His interest in local history was fostered during the thirties and early in the forties Bowen wrote to the Society for sources for his history of Rehoboth. Librarian Clifford Shipton suggested he ‘run up to Worcester and copy out yourself such sections as you find of interest’ from the materials here. Bowen was happy with the suggestion but was a little slow in getting to the library. In the meantime he had gotten to work on the colonial currency of Rhode Island and its counterfeiting which he saw through the press in 1942 and asked Clarence S. Brigham, whom he had known when Brigham was with the Rhode Island Historical Society before coming to our Society, if he would review it for a journal. Brigham had to beg off because he was busy indeed with his work on newspapers. Bowen continued to turn out his work on local history, his next contribution being a study of the signers of the Providence oath of allegiance, another hundred-page book. His next work was a genealogical article, one of many to appear in the New England Historical and Genealogical Register. Also in this period Bowen and Sydney Philip Noe exchanged letters about colonial currency.
In 1945, the first of four volumes of his Early Rehoboth came out and Shipton wrote Bowen to say that he thought the work was "scholar’s history” and that he was looking forward to the volumes on the eighteenth century. Shortly thereafter at the Boston meeting in April 1946 Bowen was elected to membership in this Society and he wrote in reply that ‘no greater honor could come to any man.’ In the first few years he had a fine record of attendance at meetings but in a few years it slipped considerably because of a bad heart which ‘made it necessary for me to avoid all excitement.’ In the late forties Bowen’s index to the twenty-one volumes of the early records of Providence was published at a time when he was president of the Rhode Island Historical Society. The index was a by-product of his having had to compile an index of the records in order to do his history of Rehoboth, the fourth volume of which came out in 1950. Also that year Bowen had published an article on armorial silver.
Throughout the fifties he kept in touch with the Society through the mails and with a generous annual contribution. In April 1951 at the spring meeting he was host for luncheon. He continued to write that his health was slowly improving and that be would be back in circulation soon. In the late fifties he wrote from Bowen Farm in Rehoboth that he was ‘writing continually and have much work in progress, including four more books which I am in hopes of living long enough to publish.’

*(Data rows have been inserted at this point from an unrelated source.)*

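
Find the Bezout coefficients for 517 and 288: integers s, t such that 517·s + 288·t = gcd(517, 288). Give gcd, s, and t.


Euclidean algorithm on (517, 288) — divide until remainder is 0:
  517 = 1 · 288 + 229
  288 = 1 · 229 + 59
  229 = 3 · 59 + 52
  59 = 1 · 52 + 7
  52 = 7 · 7 + 3
  7 = 2 · 3 + 1
  3 = 3 · 1 + 0
gcd(517, 288) = 1.
Track Bezout coefficients alongside the remainders: start with r₀ = 517 = a·1 + b·0 (s = 1, t = 0) and r₁ = 288 = a·0 + b·1 (s = 0, t = 1); each new remainder r_{k+1} = r_{k-1} − q_k·r_k inherits s_{k+1} = s_{k-1} − q_k·s_k, t_{k+1} = t_{k-1} − q_k·t_k, so r_k = a·s_k + b·t_k at every step:
  q = 1: r = 229, s = 1 − 1·0 = 1, t = 0 − 1·1 = -1  (check: 517·1 + 288·(-1) = 229)
  q = 1: r = 59, s = 0 − 1·1 = -1, t = 1 − 1·(-1) = 2  (check: 517·(-1) + 288·2 = 59)
  q = 3: r = 52, s = 1 − 3·(-1) = 4, t = -1 − 3·2 = -7  (check: 517·4 + 288·(-7) = 52)
  q = 1: r = 7, s = -1 − 1·4 = -5, t = 2 − 1·(-7) = 9  (check: 517·(-5) + 288·9 = 7)
  q = 7: r = 3, s = 4 − 7·(-5) = 39, t = -7 − 7·9 = -70  (check: 517·39 + 288·(-70) = 3)
  q = 2: r = 1, s = -5 − 2·39 = -83, t = 9 − 2·(-70) = 149  (check: 517·(-83) + 288·149 = 1)
The row with r = 1 (the gcd) gives the Bezout coefficients s = -83, t = 149.
Result: 517 · (-83) + 288 · (149) = 1.

gcd(517, 288) = 1; s = -83, t = 149 (check: 517·(-83) + 288·149 = 1).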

In 1957 and drawing upon a life’s effort in local history and genealogy he published a handbook for Massachusetts records and the next year an article on the tax revolt of 1690 in Plymouth colony. In 1959 Bowen published Collected Papers, a compilation in book form of a number of articles and reviews he had written dating back twenty years. His membership in societies reflected his interests very well, as he was a corresponding member of the Massachusetts Historical Society, vice president from Rhode Island of the New England Historic Genealogical Society, member of the Colonial Society of Massachusetts, and a Fellow of both the Society of Genealogists of London and the American Society of Genealogists.
At an annual meeting of the Colonial Society of Massachusetts Bowen had a ‘little upset’ which turned out to be ‘only a combination of a big dinner, too much pipe, and the pressure of a boiled shirt on a full stomach’ but Bowen took it to be ‘Nature’s little warning to an old fool to .slow up and take it easy. To one who has always prided himself on his ability to do two men’s work it comes a little hard to follow the doctor’s orders,’ for Bowen always said that ‘I would rather wear out than rustout.’
Death
Bowen died on August 9, 1969, at the age of 91. He is survived by a daughter and a son.